In 2012, the city was the site of 63 percent of the 289 killings Fundapro recorded in the country for that year. A number of these murders were the result of fighting between local drug gangs in Montevideo neighborhoods, reported Subrayado.
Congress declared it will call Interior Minister Eduardo Bonomi for questioning over the rising violence.
InSight Crime Analysis
Historically one of Latin America’s more peaceful nations, Uruguay has seen escalating levels of violence in recent years. The figure of 289 murders in 2012 represented a 45 percent spike compared to 2011’s figures. Based on the CIA World Factbook’s July 2012 population estimate for the country, Uruguay had a homicide rate of 8.71 per 100,000 for last year.
Bonomi has disputed Fundapro’s figures, saying that only 267 murders were committed.
The violence has sparked protests in Montevideo with people taking to the streets last month to demand that the government move to increase citizen security, including increasing the number of police on the capital streets.
The violence seems focused on controlling the increasing local consumption market. This is a regional trend. In a 2011 report (pdf), the Organization of American States said that prevalence of cocaine use in six countries — Argentina, Uruguay, Chile, Bolivia, Peru and Ecuador — was 1.4 percent of the general population as opposed to the worldwide average of 0.3 or 0.4 percent. Meanwhile, consumption of cocaine amongst high school students in Uruguay went up 50 percent between 2003 – 2009 and topped that of neighboring Argentina, the report stated.
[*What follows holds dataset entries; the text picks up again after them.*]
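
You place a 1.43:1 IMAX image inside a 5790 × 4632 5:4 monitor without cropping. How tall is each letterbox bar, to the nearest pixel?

292 px

1.43:1 IMAX (1.430) > 5:4 (1.250), so the image fills the width.
Content height = 5790 / 1.430 ≈ 4048.95 px.
Black = 4632 − 4048.95 = 583.05 px, or 291.52 per bar.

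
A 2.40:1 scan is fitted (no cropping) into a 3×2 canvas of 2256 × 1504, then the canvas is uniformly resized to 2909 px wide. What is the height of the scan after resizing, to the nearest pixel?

1212 px

In the 2256×1504 frame the scan fills the width: height = 2256 / 2.400 ≈ 940.00 px.
Resizing to 2909 px wide multiplies everything by 1.2895: 940.00 → 1212.08 px.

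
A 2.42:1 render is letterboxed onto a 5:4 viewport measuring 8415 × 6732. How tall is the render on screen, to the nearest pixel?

3477 px

2.42:1 (2.420) > 5:4 (1.250), so the render fills the width.
The render is 8415 / 2.420 ≈ 3477.27 px tall.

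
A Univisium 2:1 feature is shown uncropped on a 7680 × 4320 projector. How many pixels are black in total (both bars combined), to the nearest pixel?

3686400 pixels

Since 2.000 > 1.778, the feature is width-limited.
The feature is 7680 × 1/2 ≈ 3840.0000 px tall.
Black = 4320 − 3840.0000 = 480.0000 px.
Bar area = 480.0000 × 7680 ≈ 3686400 px.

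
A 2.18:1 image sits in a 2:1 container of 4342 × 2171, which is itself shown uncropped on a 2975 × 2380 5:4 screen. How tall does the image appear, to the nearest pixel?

Inside the 4342×2171 canvas the image is width-limited at 4342.00 × 1991.74.
Second fit — the 2:1 canvas into 2975×2380 spans the width: 2975.00 × 1487.50 (×0.6852 from 4342×2171).
The image scales with it: height 1991.74 × 0.6852 ≈ 1364.68.

1365 px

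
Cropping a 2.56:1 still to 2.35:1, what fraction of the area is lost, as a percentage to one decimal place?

8.2%

2.35:1 is narrower than 2.56:1, so the crop keeps the full height and trims the width.
Fraction kept = (2.350)/(2.560) ≈ 91.80%, so 8.20% is lost.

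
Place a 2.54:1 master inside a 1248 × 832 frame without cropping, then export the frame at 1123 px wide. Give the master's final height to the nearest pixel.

In the 1248×832 frame the master fills the width: height = 1248 / 2.540 ≈ 491.34 px.
Resizing to 1123 px wide multiplies everything by 0.8998: 491.34 → 442.13 px.

442 px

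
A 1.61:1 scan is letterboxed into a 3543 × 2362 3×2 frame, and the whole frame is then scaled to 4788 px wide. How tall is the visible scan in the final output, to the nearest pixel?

2974 px

In the 3543×2362 frame the scan fills the width: height = 3543 / 1.610 ≈ 2200.62 px.
Resizing to 4788 px wide multiplies everything by 1.3514: 2200.62 → 2973.91 px.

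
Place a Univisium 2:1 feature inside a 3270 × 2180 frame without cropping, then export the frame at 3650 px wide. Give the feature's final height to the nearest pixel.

1825 px

In the 3270×2180 frame the feature fills the width: height = 3270 × 1/2 ≈ 1635.00 px.
Resizing to 3650 px wide multiplies everything by 1.1162: 1635.00 → 1825.00 px.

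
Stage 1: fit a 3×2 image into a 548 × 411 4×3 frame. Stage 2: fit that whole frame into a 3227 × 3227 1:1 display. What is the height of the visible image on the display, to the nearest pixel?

3×2 in 548×411: fills the width, so the image is 548.00 × 365.33.
The 4×3 canvas is width-limited in 3227×3227, giving 3227.00 × 2420.25; scale factor 5.8887.
Applying the same ×5.8887: 365.33 → 2151.33.

2151 px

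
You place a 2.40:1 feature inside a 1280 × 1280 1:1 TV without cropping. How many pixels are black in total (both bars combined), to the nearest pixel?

2.40:1 (2.400) > 1:1 (1.000), so the feature fills the width.
That makes the image 533.3333 px tall (1280 / 2.400).
Leftover height: 1280 − 533.3333 = 746.6667 px.
Bar area = 746.6667 × 1280 ≈ 955733 px.

955733 pixels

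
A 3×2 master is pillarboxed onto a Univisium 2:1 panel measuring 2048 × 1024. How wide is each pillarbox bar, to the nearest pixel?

Since 1.500 < 2.000, the master is height-limited.
The master is 1024 × 3/2 ≈ 1536.00 px wide.
Leftover width: 2048 − 1536.00 = 512.00 px → 256.00 each side.

256 px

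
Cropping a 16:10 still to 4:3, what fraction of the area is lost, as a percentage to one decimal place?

Going from 16:10 to 4:3 means cutting width while keeping height.
Area ratio = (1.333)/(1.600) = 83.33%; the remaining 16.67% is cropped out.

16.7%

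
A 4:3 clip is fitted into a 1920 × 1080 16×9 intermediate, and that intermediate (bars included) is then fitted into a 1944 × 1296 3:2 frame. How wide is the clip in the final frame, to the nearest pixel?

1458 px

4:3 in 1920×1080: fills the height, so the clip is 1440.00 × 1080.00.
Second fit — the 16×9 canvas into 1944×1296 spans the width: 1944.00 × 1093.50 (×1.0125 from 1920×1080).
So the clip's width is 1440.00 × 1.0125 ≈ 1458.00.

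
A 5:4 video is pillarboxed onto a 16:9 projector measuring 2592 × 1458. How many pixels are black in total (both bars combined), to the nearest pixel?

1121931 pixels

Since 1.250 < 1.778, the video is height-limited.
Content width = 1458 × 5/4 ≈ 1822.5000 px.
Leftover width: 2592 − 1822.5000 = 769.5000 px.
Bar area = 769.5000 × 1458 ≈ 1121931 px.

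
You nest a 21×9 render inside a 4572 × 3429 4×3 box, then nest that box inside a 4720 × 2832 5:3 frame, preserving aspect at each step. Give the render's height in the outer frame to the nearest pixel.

1618 px

Inside the 4572×3429 canvas the render is width-limited at 4572.00 × 1959.43.
The 4×3 canvas is height-limited in 4720×2832, giving 3776.00 × 2832.00; scale factor 0.8259.
So the render's height is 1959.43 × 0.8259 ≈ 1618.29.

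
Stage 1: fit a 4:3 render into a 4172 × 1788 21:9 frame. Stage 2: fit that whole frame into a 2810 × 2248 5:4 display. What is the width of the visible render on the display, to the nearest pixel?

1606 px

4:3 in 4172×1788: fills the height, so the render is 2384.00 × 1788.00.
21:9 in 2810×2248: fills the width, so the intermediate becomes 2810.00 × 1204.29 — a scale of ×0.6735.
Applying the same ×0.6735: 2384.00 → 1605.71.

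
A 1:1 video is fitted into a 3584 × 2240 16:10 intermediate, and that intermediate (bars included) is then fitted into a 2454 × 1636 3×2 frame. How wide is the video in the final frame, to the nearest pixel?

1534 px

First fit — 1:1 into 3584×2240 spans the height: 2240.00 × 2240.00.
The 16:10 canvas is width-limited in 2454×1636, giving 2454.00 × 1533.75; scale factor 0.6847.
So the video's width is 2240.00 × 0.6847 ≈ 1533.75.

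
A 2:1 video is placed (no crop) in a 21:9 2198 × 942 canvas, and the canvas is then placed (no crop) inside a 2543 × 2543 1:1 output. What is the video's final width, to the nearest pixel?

2180 px

Inside the 2198×942 canvas the video is height-limited at 1884.00 × 942.00.
The 21:9 canvas is width-limited in 2543×2543, giving 2543.00 × 1089.86; scale factor 1.1570.
So the video's width is 1884.00 × 1.1570 ≈ 2179.71.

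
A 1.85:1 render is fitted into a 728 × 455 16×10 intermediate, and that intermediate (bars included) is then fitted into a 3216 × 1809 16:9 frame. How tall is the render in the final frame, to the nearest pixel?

1.85:1 in 728×455: fills the width, so the render is 728.00 × 393.51.
Second fit — the 16×10 canvas into 3216×1809 spans the height: 2894.40 × 1809.00 (×3.9758 from 728×455).
So the render's height is 393.51 × 3.9758 ≈ 1564.54.

1565 px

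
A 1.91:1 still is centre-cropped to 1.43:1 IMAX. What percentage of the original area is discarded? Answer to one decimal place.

Going from 1.91:1 to 1.43:1 IMAX means cutting width while keeping height.
Area ratio = (1.430)/(1.910) = 74.87%; the remaining 25.13% is cropped out.

25.1%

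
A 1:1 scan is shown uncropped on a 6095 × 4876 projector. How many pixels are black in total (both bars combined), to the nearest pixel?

5943844 pixels

Since 1.000 < 1.250, the scan is height-limited.
Content width = 4876 × 1/1 ≈ 4876.0000 px.
6095 − 4876.0000 = 1219.0000 px of bars.
Bar area = 1219.0000 × 4876 ≈ 5943844 px.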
But the violence may also be due in part to the fact that Uruguay is becoming an increasingly important transhipment point for illicit narcotics. The US State Department has stated that Colombian and Mexican drug traffickers use the country to move their product, while Uruguayan officials have admitted their concern that Brazilian gangs may be using the country as a hideout to escape pressure from Brazilian authorities.